Anything other than “high-end condos and luxury hotel” will be met with howls of derision, so why bother?
But since you asked, how about some combination of hotel, condos, and workforce housing? McKibbon is plop-plop-plopping hotels in this town, three of them right there in the space of two blocks. But they’re doing nothing to alleviate the dearth of affordable housing for the employees of those hotels. They’re profiting mightily from the evolution of Asheville into a tourist/rich-person-only enclave, and giving nothing back except for really bright lights on the roof.
Let the howls begin…
You want affordable housing, market-rate condominiums *and* a full-service hotel located all in that one building? And for someone who is in the hotel-and-parking-lot business to suddenly go into affordable housing development, just because it’s the “right thing to do?” Keep dreaming.
Serious question…when has downtown Asheville ever had workforce housing? I keep hearing about this desire to have workforce housing downtown, yet I wonder when was the last time it existed in critical mass.
Fact is, this (in part) represents what the City of Asheville has stated it wants right now–to build up and increase the tax value of land in the city center, since annexation is no longer an option.
I think of workforce housing as existing in the teens through the 50’s. Head of Montford, Stumptown, Highland St. neighborhood, Broad St. neighborhood, Valley Street, MLK neighborhood. Regardless of what is built, current land prices plus infrastructure are the immediate barrier.
It was hilarious watching city councilman Smith last night pleading with a developer to “please, please, partner with me, please” to bail him (that is, provide affordable housing at his expense and lose money) after a pattern of years of harassment and extortion of developers by the city. Too funny.
No developer in their right mind is going to build “affordable housing” in downtown Asheville. Other than the emotional feel good, it makes no sense to do it.
I plead ignorance.
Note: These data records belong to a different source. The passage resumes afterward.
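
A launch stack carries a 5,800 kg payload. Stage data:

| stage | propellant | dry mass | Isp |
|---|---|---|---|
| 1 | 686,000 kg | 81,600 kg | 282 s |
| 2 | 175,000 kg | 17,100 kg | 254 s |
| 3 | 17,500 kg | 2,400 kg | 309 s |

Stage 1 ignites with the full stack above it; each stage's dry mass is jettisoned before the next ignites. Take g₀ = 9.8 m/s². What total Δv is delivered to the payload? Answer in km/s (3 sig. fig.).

Ignition mass of stage 1 = 686,000+81,600 + 175,000+17,100 + 17,500+2,400 + 5,800 = 985,400 kg.
Stage 1: m₀ = 985,400 kg, m_f = 985,400 − 686,000 = 299,400 kg; Δv = 282×9.8×ln(3.291) = 2763.6×1.1913 ≈ 3292 m/s.
Stage 2: m₀ = 217,800 kg, m_f = 217,800 − 175,000 = 42,800 kg; Δv = 254×9.8×ln(5.089) = 2489.2×1.6270 ≈ 4050 m/s.
Stage 3: m₀ = 25,700 kg, m_f = 25,700 − 17,500 = 8,200 kg; Δv = 309×9.8×ln(3.134) = 3028.2×1.1424 ≈ 3459 m/s.
Total Δv = 3292 + 4050 + 3459 = 10801 m/s.

Δv ≈ 10.8 km/s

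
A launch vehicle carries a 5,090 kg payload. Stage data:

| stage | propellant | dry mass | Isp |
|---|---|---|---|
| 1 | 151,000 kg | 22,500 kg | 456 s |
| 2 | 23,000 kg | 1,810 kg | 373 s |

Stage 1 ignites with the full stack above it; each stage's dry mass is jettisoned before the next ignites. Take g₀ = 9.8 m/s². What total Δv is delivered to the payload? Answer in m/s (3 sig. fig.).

Δv ≈ 11400 m/s

Ignition mass of stage 1 = 151,000+22,500 + 23,000+1,810 + 5,090 = 203,400 kg.
Stage 1: m₀ = 203,400 kg, m_f = 203,400 − 151,000 = 52,400 kg; Δv = 456×9.8×ln(3.882) = 4468.8×1.3563 ≈ 6061 m/s.
Stage 2: m₀ = 29,900 kg, m_f = 29,900 − 23,000 = 6,900 kg; Δv = 373×9.8×ln(4.333) = 3655.4×1.4663 ≈ 5360 m/s.
Total Δv = 6061 + 5360 = 11421 m/s.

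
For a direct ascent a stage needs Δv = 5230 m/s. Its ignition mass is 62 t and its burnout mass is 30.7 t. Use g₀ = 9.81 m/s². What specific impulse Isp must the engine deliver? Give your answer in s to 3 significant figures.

Isp ≈ 759 s

ln(m₀/m_f) = ln(62000/30700) = ln(2.02) = 0.7029.
v_e = Δv / ln(m₀/m_f) = 5230 / 0.7029 = 7440.9 m/s.
Isp = v_e / g₀ = 7440.9 / 9.81 = 758.5 s.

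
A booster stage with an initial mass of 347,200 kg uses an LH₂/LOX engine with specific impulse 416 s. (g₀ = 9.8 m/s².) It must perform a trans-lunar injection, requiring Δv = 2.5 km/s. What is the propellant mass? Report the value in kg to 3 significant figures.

v_e = Isp · g₀ = 416 × 9.8 = 4076.8 m/s.
Using Δv = v_e ln(m₀/m_f): m₀/m_f = exp(Δv / v_e) = exp(2500 / 4076.8) = exp(0.6132) = 1.8464.
m_f = 347,200 / 1.8464 = 188,042 kg, so propellant = m₀ − m_f = 347,200 − 188,042 = 159,158 kg.

propellant mass ≈ 159000 kg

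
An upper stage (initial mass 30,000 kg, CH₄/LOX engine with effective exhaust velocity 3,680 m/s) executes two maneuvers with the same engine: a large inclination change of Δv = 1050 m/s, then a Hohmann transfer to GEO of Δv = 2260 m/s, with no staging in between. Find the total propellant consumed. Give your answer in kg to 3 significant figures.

After the first burn: m = 30000 × exp(−1050/3680.0) = 30000 × 0.75177 = 22,553.1 kg.
After the second burn: m = 22,553.1 × exp(−2260/3680.0) = 22,553.1 × 0.54111 = 12,203.7 kg.
Total propellant = m₀ − m_final = 30000 − 12,203.7 = 17,796.3 kg.

total propellant consumed ≈ 17800 kg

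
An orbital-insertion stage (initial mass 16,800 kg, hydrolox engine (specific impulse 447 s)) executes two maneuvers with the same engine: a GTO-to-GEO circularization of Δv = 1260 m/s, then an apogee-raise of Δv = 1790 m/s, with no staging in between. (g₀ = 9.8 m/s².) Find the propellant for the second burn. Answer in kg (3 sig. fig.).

v_e = Isp · g₀ = 447 × 9.8 = 4380.6 m/s.
After the first burn: m = 16800 × exp(−1260/4380.6) = 16800 × 0.75004 = 12,600.7 kg.
After the second burn: m = 12,600.7 × exp(−1790/4380.6) = 12,600.7 × 0.66457 = 8,374.05 kg.
Second-burn propellant = 12,600.7 − 8,374.05 = 4,226.65 kg.

propellant for the second burn ≈ 4230 kg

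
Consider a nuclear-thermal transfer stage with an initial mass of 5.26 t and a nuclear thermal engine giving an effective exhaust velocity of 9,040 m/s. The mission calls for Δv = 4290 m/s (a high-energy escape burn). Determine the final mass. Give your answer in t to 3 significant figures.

Using Δv = v_e ln(m₀/m_f): m₀/m_f = exp(Δv / v_e) = exp(4290 / 9040.0) = exp(0.4746) = 1.6073.
m_f = m₀ / 1.6073 = 5.26 / 1.6073 = 3.27257 t.

final mass ≈ 3.27 t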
But why would workforce housing make sense in the highest valued real estate?
“The Citizen-Times story goes on to say that the structure will be wider at the base…
Wonder how they will make the base wider…
seems pretty landlocked for any additional “widening” to occur…
I’m a fan, except for that bank of lights up top. Aloft’s bank of lights already are distracting for nighttime views of the city, and nowhere near as tall as those will be. Hope Zoning makes then tone them down.
Better than it is now…
We’ll agree to differ on that. The BB&T is what it is: it’s an honest International Style building. This just looks… meh, the kind of building that will look not-quite-right very quickly, which is what we’ve come to expect from John McKibbon, parking lot architect.
(That rendering is weird, because it doesn’t include the nine-story AC Hotel / parking lot that you’d assume would be visible from that position once the renovation’s done. Also weird to show it at twilight, not daytime.)
Also, what kind of not-actually-French name is “Vandre Nouveau”?
“Also, what kind of not-actually-French name is “Vandre Nouveau”?”
Probably some sort of Eurotrash one.
The 9 story hotel is on the north side of the Biltmore Building…the north side of College St. I think the rendering is accurate that it would not be visible from that vantage point.
I will be one of the few who will miss the BB&T building’s architecture.